The National Institute of Health (NIH) guidelines state that there is insufficient evidence to recommend for or against use of interferon-β (IFN- β) in early (<7 days from symptom onset), mild to moderate COVID-19; however, they recommend against using interferons in severe and critical COVID-19, except in clinical trial settings. An open-label study showed that IFN- β -1b (8 million units subcutaneously every other day up to 7 days) with or without ribavirin may be associated with positive outcomes in patients presenting within seven days of onset of symptoms. However, its efficacy in those presenting ≥7 days after onset of symptoms remains unknown. 
According to the Infectious Disease Society of America (IDSA) guidelines, IFN- β-1b has shown to reduce viral load of middle east respiratory syndrome coronavirus (MERS-CoV), and use in severe acute respiratory syndrome coronavirus 2 (SARS-CoV2) is being evaluated in clinical trials. 
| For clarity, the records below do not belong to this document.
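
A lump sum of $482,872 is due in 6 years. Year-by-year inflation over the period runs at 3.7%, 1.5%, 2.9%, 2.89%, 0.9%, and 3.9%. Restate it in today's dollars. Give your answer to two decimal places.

$413,325.28

Price-level factor over 6 years: 1.037 × 1.015 × 1.029 × 1.0289 × 1.009 × 1.039 ≈ 1.1682614721.
Purchasing power today: $482,872 divided by that factor.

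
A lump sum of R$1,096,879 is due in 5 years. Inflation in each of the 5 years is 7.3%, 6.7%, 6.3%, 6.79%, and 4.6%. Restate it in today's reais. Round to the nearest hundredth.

R$806,861.60

Price-level factor over 5 years: 1.073 × 1.067 × 1.063 × 1.0679 × 1.046 ≈ 1.3594388498.
Purchasing power today: R$1,096,879 divided by that factor.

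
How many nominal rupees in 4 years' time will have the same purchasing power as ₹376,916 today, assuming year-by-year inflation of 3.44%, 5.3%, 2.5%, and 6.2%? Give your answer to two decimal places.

₹446,899.47

Cumulative price-level factor: 1.0344 × 1.053 × 1.025 × 1.062 ≈ 1.1856739144.
The nominal amount required is ₹376,916 scaled up by that factor.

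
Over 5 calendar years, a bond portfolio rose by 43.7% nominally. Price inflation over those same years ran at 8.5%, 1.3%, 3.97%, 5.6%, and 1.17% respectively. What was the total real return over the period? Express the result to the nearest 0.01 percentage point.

17.70%

Cumulative inflation factor: 1.085 × 1.013 × 1.0397 × 1.056 × 1.0117 ≈ 1.22085.
Nominal growth factor: 1.43700. Real growth factor = 1.43700 / 1.22085 ≈ 1.17705.
Total real return ≈ 17.7047%.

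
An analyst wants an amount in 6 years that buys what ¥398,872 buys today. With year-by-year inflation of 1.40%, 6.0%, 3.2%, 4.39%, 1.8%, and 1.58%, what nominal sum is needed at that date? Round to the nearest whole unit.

¥477,608

Cumulative price-level factor: 1.0140 × 1.060 × 1.032 × 1.0439 × 1.018 × 1.0158 ≈ 1.1973976505.
Multiplying ¥398,872 by the price-level factor gives the future nominal sum.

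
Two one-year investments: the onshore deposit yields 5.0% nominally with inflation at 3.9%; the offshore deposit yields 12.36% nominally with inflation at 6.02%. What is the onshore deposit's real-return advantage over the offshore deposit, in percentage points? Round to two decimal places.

The onshore deposit real return: 1.050/1.039 − 1 = 1.059%.
The offshore deposit real return: 1.1236/1.0602 − 1 = 5.980%.
Difference: 1.059 − 5.980 = -4.921 pp.

-4.92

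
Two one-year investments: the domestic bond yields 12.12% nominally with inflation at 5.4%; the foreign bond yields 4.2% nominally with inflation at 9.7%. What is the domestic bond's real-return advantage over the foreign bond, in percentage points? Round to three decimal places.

The domestic bond real return: 1.1212/1.054 − 1 = 6.3757%.
The foreign bond real return: 1.042/1.097 − 1 = -5.0137%.
Difference: 6.3757 − (-5.0137) = 11.3894 pp.

11.389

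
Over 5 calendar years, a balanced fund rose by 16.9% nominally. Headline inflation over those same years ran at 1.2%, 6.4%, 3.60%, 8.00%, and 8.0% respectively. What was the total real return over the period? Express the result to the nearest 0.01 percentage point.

-10.16%

Cumulative inflation factor: 1.012 × 1.064 × 1.0360 × 1.0800 × 1.080 ≈ 1.30116.
Nominal growth factor: 1.16900. Real growth factor = 1.16900 / 1.30116 ≈ 0.89843.
Total real return ≈ -10.1568%.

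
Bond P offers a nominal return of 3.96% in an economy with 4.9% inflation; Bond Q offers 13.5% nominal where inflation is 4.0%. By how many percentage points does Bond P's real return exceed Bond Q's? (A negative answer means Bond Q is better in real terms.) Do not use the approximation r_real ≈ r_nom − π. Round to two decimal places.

-10.03

Bond P real return: 1.0396/1.049 − 1 = -0.896%.
Bond Q real return: 1.135/1.040 − 1 = 9.135%.
Difference: -0.896 − 9.135 = -10.031 pp.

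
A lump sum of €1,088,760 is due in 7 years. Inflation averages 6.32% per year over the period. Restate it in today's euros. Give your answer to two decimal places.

Price-level factor over 7 years: (1 + 6.32%)^7 ≈ 1.5356943114.
Purchasing power today: €1,088,760 divided by that factor.

€708,969.22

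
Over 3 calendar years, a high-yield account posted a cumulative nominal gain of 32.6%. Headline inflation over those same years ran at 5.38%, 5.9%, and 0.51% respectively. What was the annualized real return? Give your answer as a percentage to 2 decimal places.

5.74%

Cumulative inflation factor: 1.0538 × 1.059 × 1.0051 ≈ 1.12167.
Nominal growth factor: 1.32600. Real growth factor = 1.32600 / 1.12167 ≈ 1.18217.
Annualized: 1.18217^(1/3) − 1 ≈ 0.05737.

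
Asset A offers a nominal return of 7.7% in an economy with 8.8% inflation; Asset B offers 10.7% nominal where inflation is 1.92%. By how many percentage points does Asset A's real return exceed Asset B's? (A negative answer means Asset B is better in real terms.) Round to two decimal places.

-9.63

Asset A real return: 1.077/1.088 − 1 = -1.011%.
Asset B real return: 1.107/1.0192 − 1 = 8.615%.
Difference: -1.011 − 8.615 = -9.626 pp.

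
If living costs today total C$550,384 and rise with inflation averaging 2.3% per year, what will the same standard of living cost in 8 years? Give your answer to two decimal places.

C$660,192.93

Cumulative price-level factor: (1+2.3%)^8 ≈ 1.1995133055.
Multiplying C$550,384 by the price-level factor gives the future nominal sum.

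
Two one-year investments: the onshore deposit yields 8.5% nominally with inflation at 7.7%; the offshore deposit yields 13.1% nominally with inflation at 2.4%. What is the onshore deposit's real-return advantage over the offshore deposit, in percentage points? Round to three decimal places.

-9.706

The onshore deposit real return: 1.085/1.077 − 1 = 0.7428%.
The offshore deposit real return: 1.131/1.024 − 1 = 10.4492%.
Difference: 0.7428 − 10.4492 = -9.7064 pp.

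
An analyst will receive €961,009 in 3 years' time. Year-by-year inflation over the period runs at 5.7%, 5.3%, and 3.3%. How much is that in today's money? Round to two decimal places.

€835,841.20

Price-level factor over 3 years: 1.057 × 1.053 × 1.033 = 1.149750693.
Purchasing power today: €961,009 divided by that factor.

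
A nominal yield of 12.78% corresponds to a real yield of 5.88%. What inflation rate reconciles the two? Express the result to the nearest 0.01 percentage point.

6.52%

From (1+r_nom) = (1+r_real)(1+π), we get 1+π = (1 + 12.78%)/(1 + 5.88%) = 1.1278/1.0588 ≈ 1.06517.
So π ≈ 6.5168%.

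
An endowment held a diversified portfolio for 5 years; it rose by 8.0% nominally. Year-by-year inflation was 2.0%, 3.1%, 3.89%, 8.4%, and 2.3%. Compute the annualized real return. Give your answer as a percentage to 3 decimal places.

-2.272%

Cumulative inflation factor: 1.020 × 1.031 × 1.0389 × 1.084 × 1.023 ≈ 1.21154.
Nominal growth factor: 1.08000. Real growth factor = 1.08000 / 1.21154 ≈ 0.89143.
Annualized: 0.89143^(1/5) − 1 ≈ -0.02272.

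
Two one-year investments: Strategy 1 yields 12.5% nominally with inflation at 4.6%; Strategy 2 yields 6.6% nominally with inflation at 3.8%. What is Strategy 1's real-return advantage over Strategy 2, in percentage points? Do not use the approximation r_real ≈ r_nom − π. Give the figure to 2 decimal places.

4.86

Strategy 1 real return: 1.125/1.046 − 1 = 7.553%.
Strategy 2 real return: 1.066/1.038 − 1 = 2.697%.
Difference: 7.553 − 2.697 = 4.856 pp.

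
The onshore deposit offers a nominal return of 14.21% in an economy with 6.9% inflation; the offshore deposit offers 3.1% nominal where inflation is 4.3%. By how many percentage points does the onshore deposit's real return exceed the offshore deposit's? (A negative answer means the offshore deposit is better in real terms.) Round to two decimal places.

7.99

The onshore deposit real return: 1.1421/1.069 − 1 = 6.838%.
The offshore deposit real return: 1.031/1.043 − 1 = -1.151%.
Difference: 6.838 − (-1.151) = 7.989 pp.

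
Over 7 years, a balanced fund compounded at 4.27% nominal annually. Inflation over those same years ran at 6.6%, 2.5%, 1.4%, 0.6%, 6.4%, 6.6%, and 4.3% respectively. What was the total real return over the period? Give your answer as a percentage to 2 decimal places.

1.63%

Cumulative inflation factor: 1.066 × 1.025 × 1.014 × 1.006 × 1.064 × 1.066 × 1.043 ≈ 1.31856.
Nominal growth factor: 1.34003. Real growth factor = 1.34003 / 1.31856 ≈ 1.01628.
Total real return ≈ 1.6285%.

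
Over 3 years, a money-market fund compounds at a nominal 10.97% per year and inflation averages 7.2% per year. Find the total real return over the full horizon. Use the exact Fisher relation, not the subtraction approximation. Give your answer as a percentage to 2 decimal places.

The annual real rate is (1+10.97%)/(1+7.2%) − 1 = 3.5168%.
Compounded over 3 years: (1 + 0.035168)^3 − 1 ≈ 0.10926.

10.93%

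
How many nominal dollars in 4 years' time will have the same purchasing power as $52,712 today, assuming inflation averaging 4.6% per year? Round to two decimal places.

$63,101.00

Cumulative price-level factor: (1+4.6%)^4 ≈ 1.1970898215.
The nominal amount required is $52,712 scaled up by that factor.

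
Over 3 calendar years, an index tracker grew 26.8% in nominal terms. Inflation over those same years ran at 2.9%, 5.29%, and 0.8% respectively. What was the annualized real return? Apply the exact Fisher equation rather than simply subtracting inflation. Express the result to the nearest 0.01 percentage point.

Cumulative inflation factor: 1.029 × 1.0529 × 1.008 ≈ 1.09210.
Nominal growth factor: 1.26800. Real growth factor = 1.26800 / 1.09210 ≈ 1.16106.
Annualized: 1.16106^(1/3) − 1 ≈ 0.05104.

5.10%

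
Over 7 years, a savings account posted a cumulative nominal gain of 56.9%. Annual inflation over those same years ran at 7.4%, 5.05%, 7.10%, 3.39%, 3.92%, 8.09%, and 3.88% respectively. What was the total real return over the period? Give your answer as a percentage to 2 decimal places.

Cumulative inflation factor: 1.074 × 1.0505 × 1.0710 × 1.0339 × 1.0392 × 1.0809 × 1.0388 ≈ 1.45776.
Nominal growth factor: 1.56900. Real growth factor = 1.56900 / 1.45776 ≈ 1.07631.
Total real return ≈ 7.6312%.

7.63%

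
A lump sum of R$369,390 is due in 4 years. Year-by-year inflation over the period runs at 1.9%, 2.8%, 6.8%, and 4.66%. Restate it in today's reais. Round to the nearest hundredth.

Price-level factor over 4 years: 1.019 × 1.028 × 1.068 × 1.0466 ≈ 1.1708985866.
Purchasing power today: R$369,390 divided by that factor.

R$315,475.66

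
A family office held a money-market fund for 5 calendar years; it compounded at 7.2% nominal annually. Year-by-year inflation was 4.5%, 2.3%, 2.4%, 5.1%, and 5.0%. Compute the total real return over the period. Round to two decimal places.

17.19%

Cumulative inflation factor: 1.045 × 1.023 × 1.024 × 1.051 × 1.050 ≈ 1.20805.
Nominal growth factor: 1.41571. Real growth factor = 1.41571 / 1.20805 ≈ 1.17190.
Total real return ≈ 17.1899%.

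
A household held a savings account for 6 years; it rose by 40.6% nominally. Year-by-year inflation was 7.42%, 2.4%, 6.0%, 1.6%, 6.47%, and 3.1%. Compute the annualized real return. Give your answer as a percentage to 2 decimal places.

Cumulative inflation factor: 1.0742 × 1.024 × 1.060 × 1.016 × 1.0647 × 1.031 ≈ 1.30038.
Nominal growth factor: 1.40600. Real growth factor = 1.40600 / 1.30038 ≈ 1.08122.
Annualized: 1.08122^(1/6) − 1 ≈ 0.01310.

1.31%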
The Society of Critical Care Medicine (SCCM) guidelines provide no recommendation on the use of any recombinant interferon (rIFN) preparations alone or in combination with other antivirals in critically ill adults with COVID-19 due to lack of evidence. Most available evidence evaluates use of rIFN in MERS-CoV. Additionally, a trial of critically ill patients with MERS showed that rIFN preparations (rIFN-α2a, rIFN-α2b, rIFN-β1a and rIFN-β1b) with ribavirin is not associated with lower mortality (odds ratio 1.03; 95% CI 0.73-1.44) or reduced viral clearance. Among the various rIFN preparations, rIFN-β has shown to have the strongest MERS-CoV inhibition. Regarding its use in SARS-CoV2, unpublished in-vitro data suggest rIFN may inhibit SARS-CoV2; however, its clinical efficacy is unknown. 
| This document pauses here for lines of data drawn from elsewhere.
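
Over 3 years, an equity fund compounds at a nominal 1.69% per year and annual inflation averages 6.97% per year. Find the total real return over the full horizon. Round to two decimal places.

-14.09%

The annual real rate is (1+1.69%)/(1+6.97%) − 1 = -4.9360%.
Compounded over 3 years: (1 + -0.049360)^3 − 1 ≈ -0.14089.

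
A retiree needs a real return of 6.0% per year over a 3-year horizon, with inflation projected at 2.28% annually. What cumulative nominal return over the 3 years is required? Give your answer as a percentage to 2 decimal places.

Required annual nominal rate: (1+6.0%)(1+2.28%) − 1 = 8.4168%.
Cumulative over 3 years: (1 + 0.084168)^3 − 1 ≈ 0.27435.

27.44%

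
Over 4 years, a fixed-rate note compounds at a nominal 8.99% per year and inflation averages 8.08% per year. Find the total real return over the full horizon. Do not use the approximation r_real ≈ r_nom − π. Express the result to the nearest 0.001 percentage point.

The annual real rate is (1+8.99%)/(1+8.08%) − 1 = 0.8420%.
Compounded over 4 years: (1 + 0.008420)^4 − 1 ≈ 0.03411.

3.411%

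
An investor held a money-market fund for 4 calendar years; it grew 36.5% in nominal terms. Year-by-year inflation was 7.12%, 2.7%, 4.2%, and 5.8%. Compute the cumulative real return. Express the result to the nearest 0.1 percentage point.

12.5%

Cumulative inflation factor: 1.0712 × 1.027 × 1.042 × 1.058 ≈ 1.21281.
Nominal growth factor: 1.36500. Real growth factor = 1.36500 / 1.21281 ≈ 1.12548.
Total real return ≈ 12.5481%.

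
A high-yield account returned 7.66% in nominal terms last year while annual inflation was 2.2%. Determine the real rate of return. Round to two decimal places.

5.34%

Real return via the Fisher equation: (1 + 7.66%)/(1 + 2.2%) − 1 = 1.0766/1.022 − 1 ≈ 0.05342.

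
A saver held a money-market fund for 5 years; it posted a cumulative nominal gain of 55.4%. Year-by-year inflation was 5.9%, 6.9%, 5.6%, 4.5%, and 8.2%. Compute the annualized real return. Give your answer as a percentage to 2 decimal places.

2.83%

Cumulative inflation factor: 1.059 × 1.069 × 1.056 × 1.045 × 1.082 ≈ 1.35170.
Nominal growth factor: 1.55400. Real growth factor = 1.55400 / 1.35170 ≈ 1.14966.
Annualized: 1.14966^(1/5) − 1 ≈ 0.02829.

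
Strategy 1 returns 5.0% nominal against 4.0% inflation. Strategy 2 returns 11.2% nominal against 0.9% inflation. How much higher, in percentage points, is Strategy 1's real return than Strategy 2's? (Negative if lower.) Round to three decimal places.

-9.247

Strategy 1 real return: 1.050/1.040 − 1 = 0.9615%.
Strategy 2 real return: 1.112/1.009 − 1 = 10.2081%.
Difference: 0.9615 − 10.2081 = -9.2466 pp.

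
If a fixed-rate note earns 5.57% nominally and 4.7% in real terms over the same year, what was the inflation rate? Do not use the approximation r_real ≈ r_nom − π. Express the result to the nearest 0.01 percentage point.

From (1+r_nom) = (1+r_real)(1+π), we get 1+π = (1 + 5.57%)/(1 + 4.7%) = 1.0557/1.047 ≈ 1.00831.
So π ≈ 0.8309%.

0.83%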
It is stated that route of administration of IFN-β in COVID-19 may impact outcomes because of the difference in bioavailability. Although studies show that there is no difference in pharmacological effect between subcutaneous (S.C) and intravenous (I.V) IFN-β-1a, intravenous administration results in significantly higher total exposure compared to S.C injection (p= 0.0001). Subcutaneous IFN- β has demonstrated efficacy in a clinical trial; however, it should be noted that the patients had mild to moderate COVID-19 and presented within seven days of symptom onset. The efficacy in severe disease or in those presenting ≥7 days of onset of symptoms remains unclear. Additionally, the consideration of difference in bioavailability may be of a greater importance, especially in critically ill patients with compromised circulation.